My Lords, that was the very definition of a wide-ranging debate. I do not want to delay the Committee for too long, but I must just say that I appreciate the difficult hand that the Minister is having to play at this stage. I reflect on the fact that I have been in this House for just over eight years, and during that time, there is not a single piece of legislation I have been involved with that has been delivered with the intention that the Ministers wanted. All have failed for one reason or the other, and all are coming up for some form of revision at different points. It seems to me that yet again we have a problem in drafting and delivery that will bedevil this Bill as it goes on.
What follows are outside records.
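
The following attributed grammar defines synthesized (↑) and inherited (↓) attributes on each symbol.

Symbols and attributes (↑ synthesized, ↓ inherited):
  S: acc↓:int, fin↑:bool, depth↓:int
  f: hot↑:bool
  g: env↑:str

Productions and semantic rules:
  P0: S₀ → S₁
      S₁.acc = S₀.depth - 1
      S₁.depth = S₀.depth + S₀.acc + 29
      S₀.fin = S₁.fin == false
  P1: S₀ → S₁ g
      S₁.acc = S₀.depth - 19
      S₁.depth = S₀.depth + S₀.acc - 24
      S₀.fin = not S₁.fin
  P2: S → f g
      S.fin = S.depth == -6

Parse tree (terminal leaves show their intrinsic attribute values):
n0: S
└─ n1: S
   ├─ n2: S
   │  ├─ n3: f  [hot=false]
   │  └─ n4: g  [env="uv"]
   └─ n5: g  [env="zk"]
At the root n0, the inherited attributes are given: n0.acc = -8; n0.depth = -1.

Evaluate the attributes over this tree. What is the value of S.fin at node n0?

true

1. n0.acc = -8  [given at root]
2. n0.depth = -1  [given at root]
3. n1.acc = -2  [S₀.depth - 1]
4. n1.depth = 20  [S₀.depth + S₀.acc + 29]
5. n2.acc = 1  [S₀.depth - 19]
6. n2.depth = -6  [S₀.depth + S₀.acc - 24]
7. n3.hot = false  [terminal]
8. n4.env = "uv"  [terminal]
9. n2.fin = true  [S.depth == -6]
10. n5.env = "zk"  [terminal]
11. n1.fin = false  [not S₁.fin]
12. n0.fin = true  [S₁.fin == false]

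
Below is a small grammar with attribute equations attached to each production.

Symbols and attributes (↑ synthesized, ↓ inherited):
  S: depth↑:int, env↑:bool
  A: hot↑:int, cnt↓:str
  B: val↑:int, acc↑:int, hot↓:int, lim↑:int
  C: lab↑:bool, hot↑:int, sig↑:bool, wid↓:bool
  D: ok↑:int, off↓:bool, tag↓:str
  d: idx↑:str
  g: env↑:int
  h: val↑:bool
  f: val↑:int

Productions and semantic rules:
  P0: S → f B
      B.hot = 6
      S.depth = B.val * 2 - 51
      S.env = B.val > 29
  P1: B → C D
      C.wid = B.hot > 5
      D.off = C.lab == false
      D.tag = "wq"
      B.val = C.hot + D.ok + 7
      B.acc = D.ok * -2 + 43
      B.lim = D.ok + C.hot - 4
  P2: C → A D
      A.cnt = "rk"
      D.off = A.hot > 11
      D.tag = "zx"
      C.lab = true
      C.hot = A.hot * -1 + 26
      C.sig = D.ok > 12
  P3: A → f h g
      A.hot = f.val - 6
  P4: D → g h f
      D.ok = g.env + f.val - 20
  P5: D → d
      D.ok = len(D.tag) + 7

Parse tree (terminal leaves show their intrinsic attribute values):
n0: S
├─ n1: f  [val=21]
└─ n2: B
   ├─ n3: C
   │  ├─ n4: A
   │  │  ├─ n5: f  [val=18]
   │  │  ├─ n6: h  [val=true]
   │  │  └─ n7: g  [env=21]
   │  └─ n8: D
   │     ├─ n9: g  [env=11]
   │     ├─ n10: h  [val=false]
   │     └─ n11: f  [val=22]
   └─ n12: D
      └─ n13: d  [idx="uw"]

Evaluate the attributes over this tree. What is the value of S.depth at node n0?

9

1. n1.val = 21  [terminal]
2. n2.hot = 6  [6]
3. n3.wid = true  [B.hot > 5]
4. n4.cnt = "rk"  ["rk"]
5. n5.val = 18  [terminal]
6. n6.val = true  [terminal]
7. n7.env = 21  [terminal]
8. n4.hot = 12  [f.val - 6]
9. n8.off = true  [A.hot > 11]
10. n8.tag = "zx"  ["zx"]
11. n9.env = 11  [terminal]
12. n10.val = false  [terminal]
13. n11.val = 22  [terminal]
14. n8.ok = 13  [g.env + f.val - 20]
15. n3.lab = true  [true]
16. n3.hot = 14  [A.hot * -1 + 26]
17. n3.sig = true  [D.ok > 12]
18. n12.off = false  [C.lab == false]
19. n12.tag = "wq"  ["wq"]
20. n13.idx = "uw"  [terminal]
21. n12.ok = 9  [len(D.tag) + 7]
22. n2.val = 30  [C.hot + D.ok + 7]
23. n2.acc = 25  [D.ok * -2 + 43]
24. n2.lim = 19  [D.ok + C.hot - 4]
25. n0.depth = 9  [B.val * 2 - 51]
26. n0.env = true  [B.val > 29]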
I also have to say that I do not really think it is that radical a Bill. As the chairman of a public limited company, I think that the Government, who have been pressing the corporate sector to take ESG and other matters more seriously, have been leap-frogged by the private sector and are quite behind. There can be a better process in thinking this through to delivery—one that either takes a different form of comply or explain, or other sorts of things—but the Bill is starting to get to the point where it does not really address the issues or create good behaviour. In the end, we are going to
end up with an overreliance on decisions made by people who I suspect have not really seen how these things work in real life. So, while I beg leave to withdraw my amendment, I think it is important to understand that over time we may live to regret quite a few of the provisions we have put in this Bill.